Today is World NGO Day, which is held to recognise, celebrate and honour the contributions and profound impact that these independent, not-for-profit non-governmental organisations have on the world.
Last year, CSO Go, in collaboration with The Cropper Foundation, hosted its first World NGO Day virtual fair.
The event attracted over 150 CSOs (Civil Society Organisations) to the two-day event and because of its initial success, addressing various topics such as the environment, and social and humanitarian issues, more participants have been registered for this year’s CSO Go’s two-day virtual seminar to mark World NGO Day 2023.
Day one, themed The Importance of good governance for NGOs, will be staged today, while The role of digitalisation in a modern NGO will be the theme tomorrow.
Speaking with the T&T Guardian over the weekend, Cropper Foundation CEO Omar Mohammed said: “We have over 200 persons registered over two days already, it’s a continuation of a very successful event from last year.
“This year, on February 27 and 28, we’re going to be focused on the role of digitalisation in a modern NGO and going to touch on the tools available to them.
“If you’re registered for non-profit in T&T, you have access to an amazing range of Microsoft products for free, as well as Canva, a free-to-use online graphic design tool for up to 20 persons if registered as non-profit.
“There’s also data privacy, what it means for NGOs, cyber security, corporate governance, what does it mean to have a board, what it means for NGOs in terms of transparency and accountability.”
Asked if there were any world or external influences that can affect the organisation, such as the war in Ukraine or AI (Artificial Intelligence), he said a lot of what they did was focused on sustainability and the concept of think global, act local approach.
Mohammed said everything was interconnected, noting the world food supply was affected by the supply chain disruption and exacerbated by the war in Ukraine, while climate change impacts every facet, from health and migration.
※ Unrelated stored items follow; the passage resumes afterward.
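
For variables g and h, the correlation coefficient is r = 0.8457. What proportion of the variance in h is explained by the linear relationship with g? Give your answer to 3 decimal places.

0.715

r² = (0.8457)² = 0.715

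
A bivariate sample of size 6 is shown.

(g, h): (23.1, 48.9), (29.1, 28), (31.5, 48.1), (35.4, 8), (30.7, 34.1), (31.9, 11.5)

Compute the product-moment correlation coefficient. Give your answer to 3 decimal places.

-0.705

n = 6, Σg = 181.7, Σh = 178.6, Σg² = 5585.93, Σh² = 6847.88, Σgh = 5156.46
nΣgh − ΣgΣh = 30938.76 − 32451.62 = -1512.86
nΣg² − (Σg)² = 33515.58 − 33014.89 = 500.69; nΣh² − (Σh)² = 41087.28 − 31897.96 = 9189.32
r = -1512.86 / √(500.69 × 9189.32) = -1512.86 / 2144.9943 ≈ -0.705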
Regarding AI, he said the organisation had been focused on bringing this sort of innovation space within the Caribbean for civil society.
Mohammed added that the group had just completed a National Geographic grant and worked with TTLAB, from UWI, to pilot test how AI can be used to help small farmers in T&T and other islands by using drone technology to map their farms and gather more up-to-date ground data.
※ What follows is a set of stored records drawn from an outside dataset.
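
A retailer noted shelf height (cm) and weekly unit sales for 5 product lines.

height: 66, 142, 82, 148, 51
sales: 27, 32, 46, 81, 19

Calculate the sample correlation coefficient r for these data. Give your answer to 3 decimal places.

n = 5, Σx = 489, Σy = 205, Σx² = 55749, Σy² = 10791, Σxy = 23055
nΣxy − ΣxΣy = 115275 − 100245 = 15030
nΣx² − (Σx)² = 278745 − 239121 = 39624; nΣy² − (Σy)² = 53955 − 42025 = 11930
r = 15030 / √(39624 × 11930) = 15030 / 21741.9944 ≈ 0.691

0.691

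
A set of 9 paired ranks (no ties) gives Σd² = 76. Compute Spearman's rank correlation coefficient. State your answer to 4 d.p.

ρ = 1 − 6Σd² / [n(n²−1)] = 1 − 6×76 / (9×80)
  = 1 − 456/720 = 1 − 0.63333 ≈ 0.3667

0.3667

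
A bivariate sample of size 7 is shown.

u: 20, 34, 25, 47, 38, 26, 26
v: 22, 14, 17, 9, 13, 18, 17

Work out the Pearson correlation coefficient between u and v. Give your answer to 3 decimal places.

-0.975

n = 7, Σu = 216, Σv = 110, Σu² = 7186, Σv² = 1832, Σuv = 3168
nΣuv − ΣuΣv = 22176 − 23760 = -1584
nΣu² − (Σu)² = 50302 − 46656 = 3646; nΣv² − (Σv)² = 12824 − 12100 = 724
r = -1584 / √(3646 × 724) = -1584 / 1624.7166 ≈ -0.975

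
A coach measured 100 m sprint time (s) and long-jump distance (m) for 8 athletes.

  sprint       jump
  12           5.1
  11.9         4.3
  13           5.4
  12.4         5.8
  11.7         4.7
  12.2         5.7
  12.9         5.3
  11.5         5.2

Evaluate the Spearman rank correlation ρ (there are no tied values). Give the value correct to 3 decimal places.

Rank sprint: 4, 3, 8, 6, 2, 5, 7, 1
Rank jump: 3, 1, 6, 8, 2, 7, 5, 4
d = rank(sprint) − rank(jump): 1, 2, 2, -2, 0, -2, 2, -3; Σd² = 30
ρ = 1 − 6Σd² / [n(n²−1)] = 1 − 6×30 / (8×63) = 1 − 180/504 ≈ 0.643

0.643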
He suggested that AI can also be used to help pull citizen opinion together faster on issues such as policy and legislation.
Mohammed said regular citizens can support NGOs in many different ways, such as volunteering, providing financial support through donations and contributions, attending events by NGOs in their communities, and joining groups on social media with like-minded conscientious people who share their passion and interests.
He said CSO Go was created to be a voice for the civil society sector as a whole, and as a service exchange hub and digital platform that connects skilled professionals with civil society organisations.
Mohammed explained that CSO Go was led by TCF with some initial funding by the IDB and was meant to become a one-stop digital portal to support the civil society sector in several different ways.
He said having events like the World NGO Day seminars will enable them to build an e-learning platform on the site, with civil society-specific online courses and project management and others coming up, while people can also post jobs, volunteering and funding opportunities.